CD34+ cells from the bone marrow of a patient with X-linked adrenoleukodystrophy, 24 months after hematopoietic stem cell gene therapy (nuclei are blue and red spots indicate ALD protein expression in peroxisomes). Image provided by Prof. Patrick Aubourg.

Allogeneic hematopoietic stem cell transplantation (HCT) has been shown to have disease-modifying effects in the demyelinating cerebral form of X-linked adrenoleukodystrophy (X-ALD), but finding a tissue-matched stem cell donor can be difficult, and allogeneic HCT carries a high mortality risk (15–20% in children, and up to 40% in adults). To circumvent these problems, Patrick Aubourg and Nathalie Cartier at the Hospital Saint-Vincent de Paul, Paris, France and their colleagues have devised a new strategy in which patients are treated with their own genetically modified stem cells. As reported in Science, this approach has so far proved to be effective in two patients with X-ALD.

X-ALD is a CNS demyelinating disorder caused by loss-of-function mutations in the ABCD1 gene, which encodes the adenosine triphosphate−binding cassette transporter ALD. The condition manifests in boys from the age of 6−8 years, most of whom die before adolescence. “In 1990, I obtained proof of concept that allogeneic HCT can arrest and even reverse cerebral demyelination of X-ALD when performed at an early stage of the disease,” says Aubourg.

For the latest trial, the investigators used a self-inactivating lentiviral vector derived from HIV1, which, according to Aubourg, “has the unique property to allow penetration of DNA material into cells [such as neurons] that do not divide, and—at least in vitro and in mice—into the nucleus of hematopoietic stem cells.” CD34+ cells were isolated from the peripheral blood of two patients with X-ALD, and were transduced with a vector containing the wild-type ABCD1 gene. The patients underwent myeloablation to remove resident hematopoietic stem cells, and then received infusions of their own genetically modified cells.
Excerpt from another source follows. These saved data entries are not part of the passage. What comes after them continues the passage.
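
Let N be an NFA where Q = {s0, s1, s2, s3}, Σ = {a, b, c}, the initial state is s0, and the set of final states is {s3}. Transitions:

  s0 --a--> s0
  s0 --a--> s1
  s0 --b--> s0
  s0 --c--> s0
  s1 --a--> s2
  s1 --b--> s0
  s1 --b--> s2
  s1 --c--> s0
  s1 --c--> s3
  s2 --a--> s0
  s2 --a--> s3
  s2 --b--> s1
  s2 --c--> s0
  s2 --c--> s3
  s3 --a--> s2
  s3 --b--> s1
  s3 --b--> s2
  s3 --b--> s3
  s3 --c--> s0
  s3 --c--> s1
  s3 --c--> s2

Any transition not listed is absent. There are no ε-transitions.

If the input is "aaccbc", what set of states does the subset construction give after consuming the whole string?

{s0, s3}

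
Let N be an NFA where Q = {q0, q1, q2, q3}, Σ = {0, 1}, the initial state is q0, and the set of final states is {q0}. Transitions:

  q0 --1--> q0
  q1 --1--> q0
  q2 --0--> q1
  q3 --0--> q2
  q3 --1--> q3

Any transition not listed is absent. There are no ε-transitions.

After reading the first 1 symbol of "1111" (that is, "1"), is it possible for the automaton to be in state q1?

Start in {q0}.
Read '1': q0→{q0}; now {q0}.
State q1 is not in {q0}.

No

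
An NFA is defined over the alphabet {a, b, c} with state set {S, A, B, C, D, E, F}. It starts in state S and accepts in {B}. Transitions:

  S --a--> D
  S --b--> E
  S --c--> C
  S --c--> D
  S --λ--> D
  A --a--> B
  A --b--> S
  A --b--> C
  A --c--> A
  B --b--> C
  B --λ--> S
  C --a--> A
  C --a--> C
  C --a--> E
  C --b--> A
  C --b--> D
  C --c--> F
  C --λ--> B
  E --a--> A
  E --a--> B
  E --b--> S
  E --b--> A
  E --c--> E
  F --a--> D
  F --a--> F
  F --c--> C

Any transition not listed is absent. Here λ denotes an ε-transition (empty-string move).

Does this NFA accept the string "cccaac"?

Yes

Start: ε-closure({S}) = {S, D}.
Read 'c': {S, D} → {S, B, C, D}.
Read 'c': {S, B, C, D} → {S, B, C, D, F}.
Read 'c': {S, B, C, D, F} → {S, B, C, D, F}.
Read 'a': {S, B, C, D, F} → {S, A, B, C, D, E, F}.
Read 'a': {S, A, B, C, D, E, F} → {S, A, B, C, D, E, F}.
Read 'c': {S, A, B, C, D, E, F} → {S, A, B, C, D, E, F}.
The final set {S, A, B, C, D, E, F} contains the accepting state B.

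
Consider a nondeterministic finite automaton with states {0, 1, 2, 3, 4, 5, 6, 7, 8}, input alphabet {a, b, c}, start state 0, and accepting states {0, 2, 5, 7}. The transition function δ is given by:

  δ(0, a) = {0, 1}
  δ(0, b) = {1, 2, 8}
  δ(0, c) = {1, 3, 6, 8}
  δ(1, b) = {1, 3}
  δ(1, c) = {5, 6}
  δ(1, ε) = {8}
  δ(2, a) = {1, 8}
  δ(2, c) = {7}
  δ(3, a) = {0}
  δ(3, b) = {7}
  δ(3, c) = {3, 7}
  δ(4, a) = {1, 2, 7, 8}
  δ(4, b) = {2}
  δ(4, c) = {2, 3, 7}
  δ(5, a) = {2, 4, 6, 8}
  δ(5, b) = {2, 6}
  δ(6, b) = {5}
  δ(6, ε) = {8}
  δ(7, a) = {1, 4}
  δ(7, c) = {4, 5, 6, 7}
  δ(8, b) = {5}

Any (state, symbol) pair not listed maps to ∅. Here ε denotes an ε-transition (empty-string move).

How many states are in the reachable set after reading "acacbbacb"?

7

Start in {0}.
Read 'a': 0→{0, 1}; union {0, 1}; ε-closure = {0, 1, 8}.
Read 'c': 0→{1, 3, 6, 8}, 1→{5, 6}, 8→∅; now {1, 3, 5, 6, 8}.
Read 'a': 1→∅, 3→{0}, 5→{2, 4, 6, 8}, 6→∅, 8→∅; now {0, 2, 4, 6, 8}.
Read 'c': 0→{1, 3, 6, 8}, 2→{7}, 4→{2, 3, 7}, 6→∅, 8→∅; now {1, 2, 3, 6, 7, 8}.
Read 'b': 1→{1, 3}, 2→∅, 3→{7}, 6→{5}, 7→∅, 8→{5}; union {1, 3, 5, 7}; ε-closure = {1, 3, 5, 7, 8}.
Read 'b': 1→{1, 3}, 3→{7}, 5→{2, 6}, 7→∅, 8→{5}; union {1, 2, 3, 5, 6, 7}; ε-closure = {1, 2, 3, 5, 6, 7, 8}.
Read 'a': 1→∅, 2→{1, 8}, 3→{0}, 5→{2, 4, 6, 8}, 6→∅, 7→{1, 4}, 8→∅; now {0, 1, 2, 4, 6, 8}.
Read 'c': 0→{1, 3, 6, 8}, 1→{5, 6}, 2→{7}, 4→{2, 3, 7}, 6→∅, 8→∅; now {1, 2, 3, 5, 6, 7, 8}.
Read 'b': 1→{1, 3}, 2→∅, 3→{7}, 5→{2, 6}, 6→{5}, 7→∅, 8→{5}; union {1, 2, 3, 5, 6, 7}; ε-closure = {1, 2, 3, 5, 6, 7, 8}.
That set has 7 states.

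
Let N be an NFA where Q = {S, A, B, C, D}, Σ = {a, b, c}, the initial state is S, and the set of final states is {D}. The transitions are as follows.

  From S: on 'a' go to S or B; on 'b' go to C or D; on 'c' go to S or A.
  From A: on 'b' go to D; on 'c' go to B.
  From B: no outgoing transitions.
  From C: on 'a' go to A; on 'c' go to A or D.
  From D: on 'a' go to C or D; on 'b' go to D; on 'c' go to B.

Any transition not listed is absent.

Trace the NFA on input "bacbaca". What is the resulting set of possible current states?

{C, D}

Start in {S}.
Read 'b': S→{C, D}; now {C, D}.
Read 'a': C→{A}, D→{C, D}; now {A, C, D}.
Read 'c': A→{B}, C→{A, D}, D→{B}; now {A, B, D}.
Read 'b': A→{D}, B→∅, D→{D}; now {D}.
Read 'a': D→{C, D}; now {C, D}.
Read 'c': C→{A, D}, D→{B}; now {A, B, D}.
Read 'a': A→∅, B→∅, D→{C, D}; now {C, D}.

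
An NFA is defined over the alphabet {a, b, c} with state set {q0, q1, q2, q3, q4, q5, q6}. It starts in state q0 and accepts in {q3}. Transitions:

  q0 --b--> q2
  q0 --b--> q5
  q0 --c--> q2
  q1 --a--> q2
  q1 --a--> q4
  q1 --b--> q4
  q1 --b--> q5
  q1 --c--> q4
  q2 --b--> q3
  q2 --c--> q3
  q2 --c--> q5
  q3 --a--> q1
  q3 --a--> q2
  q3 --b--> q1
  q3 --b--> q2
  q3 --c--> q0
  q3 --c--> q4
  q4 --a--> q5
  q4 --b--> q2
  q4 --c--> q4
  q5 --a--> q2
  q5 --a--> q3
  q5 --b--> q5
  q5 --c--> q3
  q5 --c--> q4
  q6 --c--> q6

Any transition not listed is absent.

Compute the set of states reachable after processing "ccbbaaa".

Start in {q0}.
Read 'c': q0→{q2}; now {q2}.
Read 'c': q2→{q3, q5}; now {q3, q5}.
Read 'b': q3→{q1, q2}, q5→{q5}; now {q1, q2, q5}.
Read 'b': q1→{q4, q5}, q2→{q3}, q5→{q5}; now {q3, q4, q5}.
Read 'a': q3→{q1, q2}, q4→{q5}, q5→{q2, q3}; now {q1, q2, q3, q5}.
Read 'a': q1→{q2, q4}, q2→∅, q3→{q1, q2}, q5→{q2, q3}; now {q1, q2, q3, q4}.
Read 'a': q1→{q2, q4}, q2→∅, q3→{q1, q2}, q4→{q5}; now {q1, q2, q4, q5}.

{q1, q2, q4, q5}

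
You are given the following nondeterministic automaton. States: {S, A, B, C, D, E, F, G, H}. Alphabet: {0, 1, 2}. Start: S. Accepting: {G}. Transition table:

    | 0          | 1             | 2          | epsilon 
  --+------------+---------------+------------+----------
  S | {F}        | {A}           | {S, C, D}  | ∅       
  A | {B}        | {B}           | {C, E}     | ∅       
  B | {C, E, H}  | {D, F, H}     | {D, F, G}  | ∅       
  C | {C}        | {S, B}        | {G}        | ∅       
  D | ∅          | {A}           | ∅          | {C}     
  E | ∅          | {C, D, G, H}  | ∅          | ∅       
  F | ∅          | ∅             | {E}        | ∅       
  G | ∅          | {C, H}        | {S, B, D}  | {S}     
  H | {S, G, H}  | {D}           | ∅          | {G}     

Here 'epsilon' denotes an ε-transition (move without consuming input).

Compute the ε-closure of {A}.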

Between 24 and 30 months of follow-up, both patients showed expression of ALD in a substantial proportion of their peripheral blood leukocytes, indicating that the genetically corrected cells had engrafted successfully. By 14−16 months after transplantation, brain MRI scans revealed that demyelination had been halted in both cases. Concomitant stabilization or improvement of cognitive and motor function was observed, consistent with the clinical outcomes that were previously obtained with allogeneic HCT.

“This is the first time that a severe disease of the brain has been treated with success by gene therapy,” says Aubourg. He points out, however, that “there is no real remyelination. To some extent, reversal is possible, but minimal.”
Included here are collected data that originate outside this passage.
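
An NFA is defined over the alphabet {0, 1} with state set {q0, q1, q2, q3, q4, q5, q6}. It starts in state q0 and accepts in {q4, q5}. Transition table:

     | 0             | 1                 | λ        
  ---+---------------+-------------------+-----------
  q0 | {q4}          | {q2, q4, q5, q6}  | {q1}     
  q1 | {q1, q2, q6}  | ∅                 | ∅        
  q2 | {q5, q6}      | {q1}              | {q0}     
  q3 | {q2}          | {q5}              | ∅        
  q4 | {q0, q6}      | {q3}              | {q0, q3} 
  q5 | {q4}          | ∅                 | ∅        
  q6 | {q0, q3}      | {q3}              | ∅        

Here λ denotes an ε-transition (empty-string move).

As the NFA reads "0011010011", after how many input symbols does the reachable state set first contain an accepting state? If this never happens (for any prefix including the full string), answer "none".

Start: ε-closure({q0}) = {q0, q1}.
Read '0': {q0, q1} → {q0, q1, q2, q3, q4, q6}.
None of the earlier sets intersect F, but {q0, q1, q2, q3, q4, q6} does.

1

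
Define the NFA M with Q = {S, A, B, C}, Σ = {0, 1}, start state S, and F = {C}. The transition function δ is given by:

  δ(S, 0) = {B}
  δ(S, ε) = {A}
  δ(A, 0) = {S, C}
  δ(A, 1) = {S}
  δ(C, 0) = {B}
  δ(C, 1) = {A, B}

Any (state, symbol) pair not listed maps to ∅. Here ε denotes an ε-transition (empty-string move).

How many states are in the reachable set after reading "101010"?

Start: ε-closure({S}) = {S, A}.
Read '1': S→∅, A→{S}; union {S}; ε-closure = {S, A}.
Read '0': S→{B}, A→{S, C}; union {S, B, C}; ε-closure = {S, A, B, C}.
Read '1': S→∅, A→{S}, B→∅, C→{A, B}; now {S, A, B}.
Read '0': S→{B}, A→{S, C}, B→∅; union {S, B, C}; ε-closure = {S, A, B, C}.
Read '1': S→∅, A→{S}, B→∅, C→{A, B}; now {S, A, B}.
Read '0': S→{B}, A→{S, C}, B→∅; union {S, B, C}; ε-closure = {S, A, B, C}.
That set has 4 states.

4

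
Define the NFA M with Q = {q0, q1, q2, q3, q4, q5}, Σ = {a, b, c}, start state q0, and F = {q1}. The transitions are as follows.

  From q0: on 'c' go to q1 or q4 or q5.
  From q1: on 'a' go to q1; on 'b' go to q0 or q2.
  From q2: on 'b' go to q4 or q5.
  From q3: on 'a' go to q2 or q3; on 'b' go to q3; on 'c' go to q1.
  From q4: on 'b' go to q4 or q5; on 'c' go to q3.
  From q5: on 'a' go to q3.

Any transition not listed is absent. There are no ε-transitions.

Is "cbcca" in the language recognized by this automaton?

Yes

Start in {q0}.
Read 'c': q0→{q1, q4, q5}; now {q1, q4, q5}.
Read 'b': q1→{q0, q2}, q4→{q4, q5}, q5→∅; now {q0, q2, q4, q5}.
Read 'c': q0→{q1, q4, q5}, q2→∅, q4→{q3}, q5→∅; now {q1, q3, q4, q5}.
Read 'c': q1→∅, q3→{q1}, q4→{q3}, q5→∅; now {q1, q3}.
Read 'a': q1→{q1}, q3→{q2, q3}; now {q1, q2, q3}.
The final set {q1, q2, q3} contains the accepting state q1.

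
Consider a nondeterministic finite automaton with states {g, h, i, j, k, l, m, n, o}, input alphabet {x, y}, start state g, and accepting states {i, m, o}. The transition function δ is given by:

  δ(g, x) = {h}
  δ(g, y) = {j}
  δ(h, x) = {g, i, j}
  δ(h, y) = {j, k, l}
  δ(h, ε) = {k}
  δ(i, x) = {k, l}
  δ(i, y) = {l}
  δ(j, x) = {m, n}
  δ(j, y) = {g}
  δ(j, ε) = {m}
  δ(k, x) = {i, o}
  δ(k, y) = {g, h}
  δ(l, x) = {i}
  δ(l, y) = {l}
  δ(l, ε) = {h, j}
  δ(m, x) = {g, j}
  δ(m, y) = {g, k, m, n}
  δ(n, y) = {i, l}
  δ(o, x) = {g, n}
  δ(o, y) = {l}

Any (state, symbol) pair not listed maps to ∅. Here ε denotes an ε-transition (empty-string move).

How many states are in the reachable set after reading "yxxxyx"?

9

Start in {g}.
Read 'y': g→{j}; union {j}; ε-closure = {j, m}.
Read 'x': j→{m, n}, m→{g, j}; now {g, j, m, n}.
Read 'x': g→{h}, j→{m, n}, m→{g, j}, n→∅; union {g, h, j, m, n}; ε-closure = {g, h, j, k, m, n}.
Read 'x': g→{h}, h→{g, i, j}, j→{m, n}, k→{i, o}, m→{g, j}, n→∅; union {g, h, i, j, m, n, o}; ε-closure = {g, h, i, j, k, m, n, o}.
Read 'y': g→{j}, h→{j, k, l}, i→{l}, j→{g}, k→{g, h}, m→{g, k, m, n}, n→{i, l}, o→{l}; now {g, h, i, j, k, l, m, n}.
Read 'x': g→{h}, h→{g, i, j}, i→{k, l}, j→{m, n}, k→{i, o}, l→{i}, m→{g, j}, n→∅; now {g, h, i, j, k, l, m, n, o}.
That set has 9 states.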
Aubourg and colleagues achieved a transduction efficiency of 15% in hematopoietic stem cells with their lentiviral vector, compared with the 0.01% recorded previously with murine γ-retroviral vectors. His team is currently working to increase the efficiency even further, and he believes that 60% transduction could be achievable. As well as increasing the therapeutic efficacy of the transplanted cells, improvements in transduction efficiency could enable the use of less-toxic conditioning regimens.

“Our data have important implications for all CNS diseases that can possibly be treated by bone marrow transplantation,” says Aubourg. His team is now extending the X-ALD trial both within Europe and to the US, and a trial using the same strategy in metachromatic leukodystrophy is being planned by a team in Milan. Aubourg hopes that hematopoietic stem cell gene therapy could eventually become a first-line treatment option for all patients who develop the cerebral form of X-ALD.